Of far greater importance and undisputed authenticity is the Portrait of Anne of Cleves, Fourth Wife of Henry VIII. (No. 2718). No credence is to be attached to the legend invented by Bishop Burnet more than a century after that ill-treated lady’s death, according to which Holbein’s flattering portrait was instrumental in “bluff King Hal’s” choice of his fourth spouse and responsible for the king’s disappointment at setting eyes upon Anne. The picture, which was painted in 1539, seven years after Holbein’s definite return to England and to the service of Henry viii., has not only that air of inevitable truthfulness which distinguishes all Holbein’s portraiture, but tallies to a remarkable degree with the descriptions sent to Henry viii. by his agents. Whilst not exactly unpleasant to behold, the features are those of a spiritless, dull woman—an impression which is intensified by the absence of life and character in the hands, which Holbein invariably studied as closely as the face. The painting of the richly embroidered and jewelled costume, the stately symmetry of the design, and the beautiful scheme of colour are really the chief attractions of this picture.

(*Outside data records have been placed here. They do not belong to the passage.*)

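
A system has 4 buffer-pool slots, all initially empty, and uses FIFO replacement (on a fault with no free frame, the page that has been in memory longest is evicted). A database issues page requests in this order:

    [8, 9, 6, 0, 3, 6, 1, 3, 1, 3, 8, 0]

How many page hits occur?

5

8 -> miss, frames {8}
9 -> miss, frames {8,9}
6 -> miss, frames {8,9,6}
0 -> miss, frames {8,9,6,0}
3 -> miss, evict 8, frames {9,6,0,3}
6 -> hit
1 -> miss, evict 9, frames {6,0,3,1}
3 -> hit
1 -> hit
3 -> hit
8 -> miss, evict 6, frames {0,3,1,8}
0 -> hit
Hits: 5.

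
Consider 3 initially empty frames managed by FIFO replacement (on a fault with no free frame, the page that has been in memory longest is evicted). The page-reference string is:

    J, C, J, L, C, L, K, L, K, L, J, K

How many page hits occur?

7

J -> fault, frames (J)
C -> fault, frames (J C)
J -> hit
L -> fault, frames (J C L)
C -> hit
L -> hit
K -> fault, evict J, frames (C L K)
L -> hit
K -> hit
L -> hit
J -> fault, evict C, frames (L K J)
K -> hit
Hits: 7.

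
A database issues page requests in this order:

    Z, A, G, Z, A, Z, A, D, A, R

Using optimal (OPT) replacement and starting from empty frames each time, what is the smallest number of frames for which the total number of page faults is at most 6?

2

f=1: 10 faults
f=2: 6 faults
f=3: 5 faults
f=4: 5 faults
f=5: 5 faults
Smallest f with faults ≤ 6 is 2.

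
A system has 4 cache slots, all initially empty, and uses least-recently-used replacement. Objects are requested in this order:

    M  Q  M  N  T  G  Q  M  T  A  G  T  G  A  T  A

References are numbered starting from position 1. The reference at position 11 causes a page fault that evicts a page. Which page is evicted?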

The Adoration of the Magi (No. 2711a), which was at one time attributed to the elder, and subsequently to the younger, Holbein, is now rightly given to the latter’s contemporary and compatriot Gumpold Giltlinger, an Augsburg painter of no particular distinction.
THE SEVENTEENTH CENTURY
Before the end of the sixteenth century German art had entered upon a period of complete decadence. The only painter who claims attention, not so much for the undeniable merit of his very highly finished landscapes, but for the fact that he exercised a certain influence upon Rembrandt, is the Frankfort painter, Adam Elsheimer (1578–1621?), who worked at Rome, and who is represented at the Louvre by The Flight into Egypt (No. 2710) and The Good Samaritan (No. 2711).
For the rest, the German painters of his period and of the whole of the seventeenth century retained scarcely a trace of national character, and were completely under the sway of the foreign, and particularly of the Italian, schools. Thus, Johann Rottenhammer (1564–1623), the painter of The Death of Adonis (No. 2732) and Diana and Calisto (No. 2733), was successively dominated by Jan Brueghel and by Tintoretto. The flower painter, Abraham Mignon (1640–1679), though born at Frankfort, was a pupil of David de Heem and a Dutchman in his art. His pictures at the Louvre (Nos. 2724–2729) are distributed between the German and the Dutch sections. Philipp Peter Roos, better known as Rosa da Tivoli (1665?–1705), who painted the Wolf devouring a Sheep (No. 2731), lived in Rome and adopted the style of the country of his domicile. The Bear Hunt (No. 2734) is the work of Carl Ruthart, another unimportant Italianising German of the second half of the seventeenth century.
THE EIGHTEENTH CENTURY
The work of the Hamburg painter, Baltasar Denner (1685–1749), has no claim to be considered as a manifestation of art: it is merely a display of mechanical skill in the microscopic rendering of the little lines and pores and stubbly hair on the skin of old people’s faces. He lived for seven years in London, where he painted in 1724 the signed Portrait of an Old Woman (No. 2706), which was bought in 1852 for £756. Another characteristic example of his misapplied skill is the portrait (No. 2707) in the La Caze Room.
Christian Wilhelm Dietrich (1712–1774) and Heinrich Wilhelm Schweickhardt (1746–1787) are too insignificant to deserve serious consideration. The same remark applies to Christian Seybold (1703?–1768), who became Court Painter to the Empress Maria Theresa; and to Johann Ernest Heinsius, who was active as a portrait painter in France during the reign of Louis xvi. All that is to be noted in their pictures at the Louvre is the total absence of all artistic merit.
Of somewhat greater importance, though by no means of the first rank, are the two last German artists who claim our attention: Raphael Mengs (1728–1779) and Angelica Kaufmann, (1741–1807), who is catalogued among the painters of the German school, although she was Swiss by birth, Italian by education, and English by domicile. Her sex was no bar to her becoming one of the Foundation members of the English Royal Academy, and she is generally counted among the English painters. The portrait group of The Baroness von Krüdner and her Daughter (No. 2722) is a poor example of her art, which invariably sought to please by conventional prettiness.
Raphael Mengs, the painter of the portrait of Marie Amelia Christina of Saxony, Wife of Charles III. of Spain, was born at Aussig in Bohemia, studied whilst still a boy in Italy, and became Court Painter to Charles iii., who invited him to Madrid in 1761. Mengs was an exceedingly accomplished technician and draughtsman, who modelled himself on Raphael and the Italian eclectics, but was wholly lacking in originality and inspiration. He tried his hand in every branch of his art, and was most successful in portraiture, although even his portraits are lacking in penetration of character. He, however, excelled as a copyist, and died in Rome in 1779.